Clintel à la conférence Heartland : une nouvelle terminologie est nécessaire dans le débat climatique
Lors de la conférence Heartland à Washington, DC, Clintel a mis en lumière de nouvelles perspectives sur la science du climat, notamment les avantages du verdissement mondial induit par le CO₂ et la nécessité d’un vocabulaire renouvelé dans le débat sur le climat, comme l’a présenté Marcel Crok.
La semaine dernière (les 8 et 9 avril), Clintel a participé à la 16e Conférence internationale sur le changement climatique à Washington, organisée par le Heartland Institute. Marcel Crok, directeur de Clintel, était l’un des intervenants de cette importante conférence annuelle des climato-réalistes. Sa présentation portait sur l’impact positif significatif du verdissement de la Terre dû à l’augmentation de la concentration de CO2 dans l’atmosphère. Cet effet de verdissement est désormais indéniable et a également un impact positif sur les rendements agricoles mondiaux.

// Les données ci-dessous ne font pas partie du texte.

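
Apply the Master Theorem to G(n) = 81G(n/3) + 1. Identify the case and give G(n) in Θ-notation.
Master Theorem template: G(n) = a·G(n/b) + f(n).
Here: a=81, b=3, f(n)=1
Compute log_b(a) = log_3(81) = 4.
f(n) = 1 = O(n^(4-ε)) with ε = 4. Case 1: G(n) = Θ(n^log_b(a)) = Θ(n^4).

Case 1: G(n) = Θ(n^4)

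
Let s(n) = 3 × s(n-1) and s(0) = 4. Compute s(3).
Computing step by step:
s(0) = 4
s(1) = 3 × 4 = 12
s(2) = 3 × 12 = 36
s(3) = 3 × 36 = 108

108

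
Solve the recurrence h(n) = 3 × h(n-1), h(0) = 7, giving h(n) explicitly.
Recurrence: h(n) = 3 × h(n-1), initial: h(0) = 7.
Each term is 3 times the previous, so this is geometric with ratio 3. After n steps: h(n) = h(0)·3ⁿ = 7·3ⁿ.

h(n) = 7·3ⁿ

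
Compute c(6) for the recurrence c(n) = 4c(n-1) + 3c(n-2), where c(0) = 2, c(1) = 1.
Computing the sequence terms:
2, 1, 10, 43, 202, 937, 4354

4354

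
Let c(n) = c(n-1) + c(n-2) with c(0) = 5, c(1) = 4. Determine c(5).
Computing the sequence terms:
5, 4, 9, 13, 22, 35

35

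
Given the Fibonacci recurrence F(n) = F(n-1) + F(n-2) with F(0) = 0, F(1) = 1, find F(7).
Computing the sequence terms:
0, 1, 1, 2, 3, 5, 8, 13

13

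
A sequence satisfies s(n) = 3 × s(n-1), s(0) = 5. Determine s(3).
Computing step by step:
s(0) = 5
s(1) = 3 × 5 = 15
s(2) = 3 × 15 = 45
s(3) = 3 × 45 = 135

135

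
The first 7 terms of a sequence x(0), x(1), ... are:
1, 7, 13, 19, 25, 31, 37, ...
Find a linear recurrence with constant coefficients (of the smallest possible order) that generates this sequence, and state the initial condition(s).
Look for the lowest-order linear relation among consecutive terms.
Observation: consecutive differences are constant (= 6).
Check at n=2: 1·7 + 6 = 13. ✓

x(n) = x(n-1) + 6, x(0) = 1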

Il faut une nouvelle langue et un nouveau vocabulaire
La branche américaine de Clintel, Climate Intel, dirigée par le chercheur Forrest Frantz, suit également de près cet effet de verdissement et a contribué aux données présentées. Frantz a aussi formulé des suggestions pertinentes concernant le langage utilisé dans le débat climatique, un sujet que Marcel a également abordé dans sa présentation. Le langage joue un rôle primordial dans la façon dont les gens perçoivent le débat sur le climat. Les alarmistes climatiques exploitent ce phénomène à leur avantage depuis le début. Crok et Frantz préconisent donc que les réalistes du climat commencent eux aussi à utiliser des termes nouveaux et plus positifs. Pour commencer, Crok a proposé six suggestions concrètes :
Les émissions sont remplacées par : la restauration du CO2 dans l’air
Les combustibles fossiles deviennent : Énergie organique naturelle
Le dioxyde de carbone se transforme en : CO2, l’oxygène de la vie sur Terre.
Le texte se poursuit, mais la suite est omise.